Guaranteeing the Foundation Ownership Policy

By creating an NSAutoreleasePool instead of simply releasing objects, you extend the lifetime of temporary objects to the lifetime of that pool. After an NSAutoreleasePool is deallocated, you should regard any object that was autoreleased while that pool was active as "disposed of", and not send a message to that object or return it to the invoker of your method.
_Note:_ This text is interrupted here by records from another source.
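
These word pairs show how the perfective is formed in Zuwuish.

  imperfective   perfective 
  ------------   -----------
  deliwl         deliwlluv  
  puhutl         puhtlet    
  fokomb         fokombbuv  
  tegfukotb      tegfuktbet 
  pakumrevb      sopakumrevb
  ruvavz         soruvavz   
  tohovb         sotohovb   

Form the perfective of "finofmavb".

sofinofmavb

"finofmavb" has second-to-last letter 'v'. The stems whose second-to-last letter is 'v' (tohovb → sotohovb, ruvavz → soruvavz, pakumrevb → sopakumrevb) add the prefix so-.
The other patterns: stems whose second-to-last letter is 'm' or 'w' double the final consonant and add -uv; stems whose second-to-last letter is 't' delete the last vowel and add -et.
So finofmavb → sofinofmavb.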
If you must use a temporary object beyond an autorelease context, you can do so by sending a retain message to the object within the context and then send it autorelease after the pool has been released as in:

- findMatchingObject:anObject
id match = nil;

while (match == nil) {
NSAutoreleasePool *subpool = [[NSAutoreleasePool alloc] init];

/* Do a search that creates a lot of temporary objects. */
match = [self expensiveSearchForObject:anObject];

if (match != nil)
[match retain]; /* Keep match around. */

[subpool release];

return [match autorelease]; /* Let match go and return it. */

By sending retain to match while subpool is in effect and sending autorelease to it after subpool has been released, match is effectively moved from subpool to the pool that was previously active. This extends the lifetime of match and allows it to receive messages outside the loop and be returned to the invoker of findMatchingObject:.

Class Methods


+ (void)addObject:(id)anObject

Adds anObject to the active autorelease pool in the current thread, so that it will be sent a release message when the pool itself is deallocated. The same object may be added several times to the active pool and will receive a release message for each time it was added. Normally you don't invoke this method directly-send autorelease to anObject instead.

See also: - addObject:

Instance Methods


- (void)addObject:(id)anObject

Adds anObject to the receiver, so that it will be sent a release message when the receiver is deallocated. The same object may be added several times to the same pool and will receive a release message for each time it was added. Normally you don't invoke this method directly-send autorelease to anObject instead.